En Algérie, on associe ce phénomène aux termes « jedma » (cauchemar), « bou berak » (« celui qui pèse sur le corps du dormeur ») ou « boutelis ». Au Maroc, la paralysie du sommeil prend le nom de « boughtat’ » (« celui qui te recouvre »). Ce terme peut faire référence à une vieille femme, un djinn ou un « gars noir » qui écrase tout son poids sur la poitrine du dormeur. Le « gars noir » existe aussi en Turquie, il est communément appelé « karabasan ».
EN FRANCE, CES PHÉNOMÈNES ÉTAIENT ASSOCIÉS À DES DÉMONS OU DES SORCIÈRES
Enfin, en France, durant le Moyen Âge et la Renaissance, ce phénomène mystérieux était attribué à des vieilles femmes, des démons ou des sorcières qui maltraitaient les dormeurs. Dans les Antilles françaises, on évoque aussi la présence de créatures surnaturelles ou d’esprits.
En Guadeloupe, on parle de « Soucougnans », des chiens volants qui pénètrent la nuit dans les habitations pour épier les gens.
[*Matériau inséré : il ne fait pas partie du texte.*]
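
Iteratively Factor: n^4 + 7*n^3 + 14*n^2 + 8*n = (n + 1)*(n^3 + 6*n^2 + 8*n) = (n + 1)*(n + 2)*(n^2 + 4*n) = (n + 1)*(n + 2)*(n + 4)*(n)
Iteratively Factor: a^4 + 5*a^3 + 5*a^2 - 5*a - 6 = (a - 1)*(a^3 + 6*a^2 + 11*a + 6) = (a - 1)*(a + 3)*(a^2 + 3*a + 2) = (a - 1)*(a + 2)*(a + 3)*(a + 1)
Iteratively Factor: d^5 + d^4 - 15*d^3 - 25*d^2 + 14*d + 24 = (d - 4)*(d^4 + 5*d^3 + 5*d^2 - 5*d - 6) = (d - 4)*(d - 1)*(d^3 + 6*d^2 + 11*d + 6) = (d - 4)*(d - 1)*(d + 3)*(d^2 + 3*d + 2) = (d - 4)*(d - 1)*(d + 1)*(d + 3)*(d + 2)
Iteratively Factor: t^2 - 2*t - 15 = (t - 5)*(t + 3)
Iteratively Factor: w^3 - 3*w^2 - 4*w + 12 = (w - 2)*(w^2 - w - 6) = (w - 3)*(w - 2)*(w + 2)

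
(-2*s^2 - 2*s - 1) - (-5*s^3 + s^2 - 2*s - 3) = 5*s^3 - 3*s^2 + 2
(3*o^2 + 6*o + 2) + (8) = 3*o^2 + 6*o + 10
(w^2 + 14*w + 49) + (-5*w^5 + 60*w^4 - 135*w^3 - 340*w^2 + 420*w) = -5*w^5 + 60*w^4 - 135*w^3 - 339*w^2 + 434*w + 49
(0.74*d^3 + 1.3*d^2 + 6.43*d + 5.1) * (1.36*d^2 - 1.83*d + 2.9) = 1.0064*d^5 + 0.4138*d^4 + 8.5118*d^3 - 1.0609*d^2 + 9.314*d + 14.79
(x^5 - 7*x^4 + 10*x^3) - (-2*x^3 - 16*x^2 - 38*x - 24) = x^5 - 7*x^4 + 12*x^3 + 16*x^2 + 38*x + 24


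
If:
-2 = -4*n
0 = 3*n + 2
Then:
No Solution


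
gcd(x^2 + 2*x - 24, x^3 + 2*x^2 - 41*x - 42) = 1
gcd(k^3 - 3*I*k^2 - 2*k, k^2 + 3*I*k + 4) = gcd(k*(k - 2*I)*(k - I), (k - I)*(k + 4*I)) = k - I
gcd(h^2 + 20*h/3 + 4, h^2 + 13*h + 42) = h + 6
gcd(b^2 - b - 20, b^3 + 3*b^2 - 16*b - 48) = b + 4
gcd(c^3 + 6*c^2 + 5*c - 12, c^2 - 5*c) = 1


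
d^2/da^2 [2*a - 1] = 0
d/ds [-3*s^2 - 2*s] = -6*s - 2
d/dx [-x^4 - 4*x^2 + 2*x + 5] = -4*x^3 - 8*x + 2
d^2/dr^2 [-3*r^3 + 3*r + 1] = -18*r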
En Martinique, on évoque le « Dorlis », une personne qui se transforme en animal ou en esprit à la tombée de la nuit. Il maltraite les dormeurs et parfois, viole de jeunes femmes. Il n’est pas rare, encore aujourd’hui, de trouver des paires de ciseaux accrochées aux portes des foyers pour s’en protéger.
Dans chaque continent, des mythes plus ou moins effrayants tentent d’expliquer la paralysie du sommeil. Les auteurs de l’article précisent que le but de l’étude n’était pas de sous-estimer ces explications de la paralysie du sommeil, mais « d’enrichir les connaissances sur ces expériences et leurs aspects psychologiques et culturels ».
Il est impressionnant de voir qu’un phénomène biologique peut inspirer autant de légendes qui, bien qu’elles soient effrayantes, restent très intéressantes à connaitre et à analyser. Le fait que ces légendes aient globalement les mêmes dénominateurs communs – créatures, esprits malveillants, mauvais sorts, fantômes… – est d’autant plus surprenant et montre que certaines peurs sont humaines et donc communes à chaque culture.